R185みちばた会議に参加していることもあって、2年続けて「夢街道ルネサンス・フォーラム」に参加した。その講師が神崎宣武氏で、最近岩波新書から『江戸の旅文化』という本が出版された。その中に江戸の旅文化を代表する講について述べた箇所があるので抜粋しよう。
「江戸時代は、寺社詣でを大義として庶民の旅が発達した。その多くは、講をなしての団体行であり、その費用は、積み立てた講費をかぎられた代参者が遣う ことでなりたっていた。」(神崎宣武『江戸の旅文化』P134~135)「寺社詣での旅は、抜け参宮やおかげ参りを除くと単独行が少なく、ほとんどが 『講』を組織しての団体行であった。そして、それは『代参制』を基盤としていた。江戸期の旅を発達させた制度として、あらためて講組織に注目しなくてはな るまい。講とは、ムラなり町内を基盤に組織された有志集団である。相互融資が目的の頼母子講、大工仲間の賃金協定の機能をもつ太子講、地縁の信仰組織であ る二十三日講、日待ち講、明神講、荒神講、観音講などがある。そして、ここで問題にするのは、伊勢講をはじめ、浅間講(富士講)、御嶽講、白山講、大峯講 などの寺社詣でが目的の講である。ちなみに、講は、講親を中心に民主的に運営されるものが多かった。講親は当屋(頭屋)ともいう。その講親は、世襲される こともあったが、経験を積んだ者が何年かごとの任期で務める例が多かった。また、年番制で講員が順番に務める例もあった。寄り合いの場所も、大会所や堂庵 を協同で借りたり、講員がもちまわりで自分の家を提供した。そこに、村落組織ほどに法則が明らかでないのは、有志集団であるので当然といえば当然のことで ある。(前掲書P145)

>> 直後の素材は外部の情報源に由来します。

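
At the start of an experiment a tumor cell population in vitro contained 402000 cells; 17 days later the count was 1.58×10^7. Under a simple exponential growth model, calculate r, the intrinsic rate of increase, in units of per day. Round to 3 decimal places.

From N(t) = N₀·e^(rt): e^(r·17) = 1.58×10^7/402000 = 39.303.
r·17 = ln(39.303) = 3.6713, so r = 3.6713/17 = 0.21596.

0.216 per day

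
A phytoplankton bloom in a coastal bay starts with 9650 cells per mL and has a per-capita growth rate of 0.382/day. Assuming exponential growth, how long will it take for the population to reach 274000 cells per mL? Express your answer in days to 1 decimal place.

8.8 days

Set N₀·e^(rt) = 274000: e^(0.382·t) = 274000/9650 = 28.394.
0.382·t = ln(28.394) = 3.3462, so t = 3.3462/0.382 = 8.7596.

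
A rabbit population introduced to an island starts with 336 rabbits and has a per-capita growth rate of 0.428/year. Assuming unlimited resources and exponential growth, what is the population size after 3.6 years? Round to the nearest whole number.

N(t) = N₀·e^(rt) = 336 × e^(0.428×3.6) = 336 × e^1.541.
e^1.541 ≈ 4.6683, so N ≈ 336 × 4.6683 = 1568.56.

1569 rabbits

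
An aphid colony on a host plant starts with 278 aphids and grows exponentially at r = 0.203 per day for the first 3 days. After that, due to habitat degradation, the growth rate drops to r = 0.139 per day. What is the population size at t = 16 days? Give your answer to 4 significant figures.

Phase 1: N(3) = 278·e^(0.203×3) = 278·e^0.609 = 511.129.
Phase 2 runs for 16 − 3 = 13 days at r = 0.139.
N(16) = 511.129·e^(0.139×13) = 511.129·e^1.807 = 3113.87.

3114 aphids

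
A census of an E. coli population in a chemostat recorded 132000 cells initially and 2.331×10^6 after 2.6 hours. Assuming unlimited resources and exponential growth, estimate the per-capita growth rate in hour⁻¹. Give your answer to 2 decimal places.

1.10 per hour

From N(t) = N₀·e^(rt): e^(r·2.6) = 2.331×10^6/132000 = 17.659.
r·2.6 = ln(17.659) = 2.8713, so r = 2.8713/2.6 = 1.1043.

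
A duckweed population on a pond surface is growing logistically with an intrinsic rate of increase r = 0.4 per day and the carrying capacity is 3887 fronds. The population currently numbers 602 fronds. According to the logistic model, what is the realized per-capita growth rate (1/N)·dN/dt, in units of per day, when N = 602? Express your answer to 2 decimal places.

0.34 per day

(1/N)·dN/dt = r(1 − N/K) = 0.4 × (1 − 602/3887).
= 0.4 × 0.84512 = 0.33805.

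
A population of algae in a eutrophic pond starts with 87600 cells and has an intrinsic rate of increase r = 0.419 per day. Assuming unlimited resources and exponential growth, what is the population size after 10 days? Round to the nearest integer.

N(t) = N₀·e^(rt) = 87600 × e^(0.419×10) = 87600 × e^4.19.
e^4.19 ≈ 66.023, so N ≈ 87600 × 66.023 = 5.783596×10^6.

5783596 cells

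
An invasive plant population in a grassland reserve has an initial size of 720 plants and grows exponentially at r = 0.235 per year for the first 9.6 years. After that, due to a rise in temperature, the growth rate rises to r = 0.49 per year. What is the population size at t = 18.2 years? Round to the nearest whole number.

Phase 1: N(9.6) = 720·e^(0.235×9.6) = 720·e^2.256 = 6872.28.
Phase 2 runs for 18.2 − 9.6 = 8.6 years at r = 0.49.
N(18.2) = 6872.28·e^(0.49×8.6) = 6872.28·e^4.214 = 464748.

464748 plants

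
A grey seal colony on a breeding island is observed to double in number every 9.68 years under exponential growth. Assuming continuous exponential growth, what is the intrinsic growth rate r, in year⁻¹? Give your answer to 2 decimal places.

r = ln(2)/t_d = 0.6931/9.68 = 0.071606.

0.07 per year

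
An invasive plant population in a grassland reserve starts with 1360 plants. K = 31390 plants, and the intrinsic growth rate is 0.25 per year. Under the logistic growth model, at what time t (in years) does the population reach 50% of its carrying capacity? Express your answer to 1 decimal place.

A = (K − N₀)/N₀ = (31390 − 1360)/1360 = 22.081.
Solve 31390/(1 + 22.081·e^(−0.25t)) = 15695: 1 + 22.081·e^(−0.25t) = 2, so e^(−0.25t) = 0.045288.
−0.25·t = ln(0.045288) = -3.0947, so t = 3.0947/0.25 = 12.379.

12.4 years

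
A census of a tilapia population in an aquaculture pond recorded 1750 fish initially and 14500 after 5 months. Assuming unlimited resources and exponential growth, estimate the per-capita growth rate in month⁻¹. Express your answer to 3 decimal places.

From N(t) = N₀·e^(rt): e^(r·5) = 14500/1750 = 8.2857.
r·5 = ln(8.2857) = 2.1145, so r = 2.1145/5 = 0.42291.

0.423 per month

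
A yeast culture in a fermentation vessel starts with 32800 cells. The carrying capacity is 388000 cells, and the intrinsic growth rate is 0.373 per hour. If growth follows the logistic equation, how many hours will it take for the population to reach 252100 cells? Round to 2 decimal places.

A = (K − N₀)/N₀ = (388000 − 32800)/32800 = 10.829.
Solve 388000/(1 + 10.829·e^(−0.373t)) = 252100: 1 + 10.829·e^(−0.373t) = 1.5391, so e^(−0.373t) = 0.0497792.
−0.373·t = ln(0.0497792) = -3.0002, so t = 3.0002/0.373 = 8.0433.

8.04 hours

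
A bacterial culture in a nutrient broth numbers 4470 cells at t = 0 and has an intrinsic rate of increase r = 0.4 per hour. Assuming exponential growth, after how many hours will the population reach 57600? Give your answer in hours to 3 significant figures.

6.39 hours

Set N₀·e^(rt) = 57600: e^(0.4·t) = 57600/4470 = 12.886.
0.4·t = ln(12.886) = 2.5561, so t = 2.5561/0.4 = 6.3903.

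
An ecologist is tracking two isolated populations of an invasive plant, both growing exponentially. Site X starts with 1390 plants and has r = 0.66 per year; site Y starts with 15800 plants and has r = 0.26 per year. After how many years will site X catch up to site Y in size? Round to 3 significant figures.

Set 1390·e^(0.66t) = 15800·e^(0.26t).
e^((0.66 − 0.26)t) = 15800/1390 → e^(0.4·t) = 11.367.
0.4·t = ln(11.367) = 2.4307, so t = 2.4307/0.4 = 6.0768.

6.08 years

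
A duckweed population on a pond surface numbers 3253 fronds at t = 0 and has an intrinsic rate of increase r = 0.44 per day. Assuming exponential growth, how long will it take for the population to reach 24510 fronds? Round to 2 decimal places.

Set N₀·e^(rt) = 24510: e^(0.44·t) = 24510/3253 = 7.5346.
0.44·t = ln(7.5346) = 2.0195, so t = 2.0195/0.44 = 4.5898.

4.59 days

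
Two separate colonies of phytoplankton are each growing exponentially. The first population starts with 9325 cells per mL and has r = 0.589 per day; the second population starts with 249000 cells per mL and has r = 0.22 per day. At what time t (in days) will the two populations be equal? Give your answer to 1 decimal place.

Set 9325·e^(0.589t) = 249000·e^(0.22t).
e^((0.589 − 0.22)t) = 249000/9325 → e^(0.369·t) = 26.702.
0.369·t = ln(26.702) = 3.2848, so t = 3.2848/0.369 = 8.9018.

8.9 days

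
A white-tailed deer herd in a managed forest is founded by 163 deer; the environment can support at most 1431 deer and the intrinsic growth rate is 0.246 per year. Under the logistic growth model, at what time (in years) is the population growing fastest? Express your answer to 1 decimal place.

Logistic growth is fastest at N = K/2 = 715.5.
A = (K − N₀)/N₀ = 7.7791. Set K/(1 + A·e^(−rt)) = K/2 → A·e^(−rt) = 1.
e^(−0.246t) = 1/7.7791 = 0.128549, so t = ln(7.7791)/0.246 = 2.0514/0.246 = 8.3392.

8.3 years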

竹原書院図書館で西海賢二著『石鎚山と瀬戸内の宗教文化』という本をみつけた。この本のなかに忠海二窓の石鎚講のことが書かれているので紹介しよう。
「石鎚山が『其の山高く嶮しくして凡夫は登り到ることを得ず。但浄行の人のみ登りて居住す』るしかなかった山から、一般の人びとが登拝する山になったの は、近世も中期以降講中が組織されるようになってからであろうと思われる。これは昭和55年11月の大火で消失したが、中宮成就社遥拝殿殿前にあった常夜 灯や西条市西田にある石鎚神社参道にある享保2(1742)年3月造立の常夜灯、宝暦9(1759)年11月造立の常夜灯、宝暦12(1762)年6月の 新居郡講中によって造立されている鳥居や、広島県竹原市忠海町福本講中が保管する幟には宝暦14(1764)の銘があることからもうなずけよう。」(西海 賢二『石鎚山と瀬戸内の宗教文化』P106~107)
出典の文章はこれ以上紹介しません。